The Sun of the Day, Volume 1, Number 9, January 1874


Shams al-nahār (The sun of the day) is the earliest printed periodical published in Afghanistan. The Afghan ruler Sher ʻAlī Khān (reigned 1863−66 and 1868−79) introduced the printing press to Afghanistan following a trip to India, where he appears to have been impressed by technological advances under the British Raj. At least three lithographic presses are known to have been operating in Kabul during the second period of Sher ʻAlī Khān’s rule: the Shams al-nahār, the Murtaḍāwī, and the Muṣṭafawī. The first issues of Shams al-nahār were printed at the Murtaḍāwī press. The publication moved to the Shams al-nahār press by the seventh issue at the latest. The first page of Shams al-nahār contains an emblem with a circular medallion enclosing the name Shams al-nahār-i Kābul and flanked by two sword-wielding lions. The lions allude to Sher ʻAlī Khān. Sher denotes lion in Persian, and ʻAlī, the revered son-in-law of the Prophet Muhammad, is often denoted by the epithet Shīr-i Ḥaqq (Lion of God). The entire composition is framed by devotional verses asking God for success. The present copy is the ninth issue dating to the 7th of Dhū al-Ḥijja, 1290, or January 26, 1874. The beginning of the periodical contains directions for becoming a subscriber as well as a list of subscription rates, and an advertisement for a reference work in Arabic, Persian, English, and Urdu. The remainder of this issue contains more than a dozen short news entries, ranging in length from several lines to a few pages.

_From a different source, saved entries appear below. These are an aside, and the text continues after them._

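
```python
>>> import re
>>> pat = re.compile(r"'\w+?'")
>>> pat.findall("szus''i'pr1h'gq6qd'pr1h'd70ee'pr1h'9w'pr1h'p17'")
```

["'i'", "'gq6qd'", "'d70ee'", "'9w'", "'p17'"]

No capturing groups, so `findall` returns the 5 full match strings.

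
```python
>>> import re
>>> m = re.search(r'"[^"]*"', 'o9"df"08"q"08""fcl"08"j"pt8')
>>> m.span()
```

(2, 6)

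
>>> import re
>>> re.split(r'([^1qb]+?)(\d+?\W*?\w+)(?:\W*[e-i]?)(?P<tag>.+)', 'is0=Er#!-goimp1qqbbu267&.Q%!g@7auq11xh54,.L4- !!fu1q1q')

['', 'is', '0=Er', 'oimp1qqbbu267&.Q%!g@7auq11xh54,.L4- !!fu1q1q', '']

This matches one or more of any character except [1qb] (lazy) (captured); then one or more of a digit (lazy), then zero or more of a non-word character (lazy), then one or more of a word character (captured); then zero or more of a non-word character, then optionally a character in [e-i] (non-capturing group); then one or more of any character (captured as 'tag').
The `?` after the quantifier makes it lazy — it takes as little as possible before letting the rest of the pattern try.
Matches to split on: at [0:54] → 'is0=Er#!-goimp1qqbbu267&.Q%!g@7auq11xh54,.L4- !!fu1q1q'.
`re.split` interleaves the captured-group text with the surrounding fragments.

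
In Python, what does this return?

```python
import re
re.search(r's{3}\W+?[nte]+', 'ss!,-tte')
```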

The articles relate news from Afghanistan, but also from European colonial powers that were greatly involved with Afghan affairs, notably Great Britain and Russia. Included are several reports on the marriage of Russian princess Maria Alexandrovna to Prince Alfred of Great Britain, as well as an article on the landing of British forces on the Cape Coast of Africa during the Third Anglo-Ashanti War. Some of the articles are attributed to Indian news publications (Ṭilism-i ḥayrat, Sind News, and Mufarraḥ al-qulūb). A few items, appearing under the title “The Situation of Europe via the Electric Line,” are stories that were transmitted via telegraph. News stories from Afghanistan include a report on a project to provide shelter to homeless persons in Kabul and on the death by exposure of an indigent Hazara woman.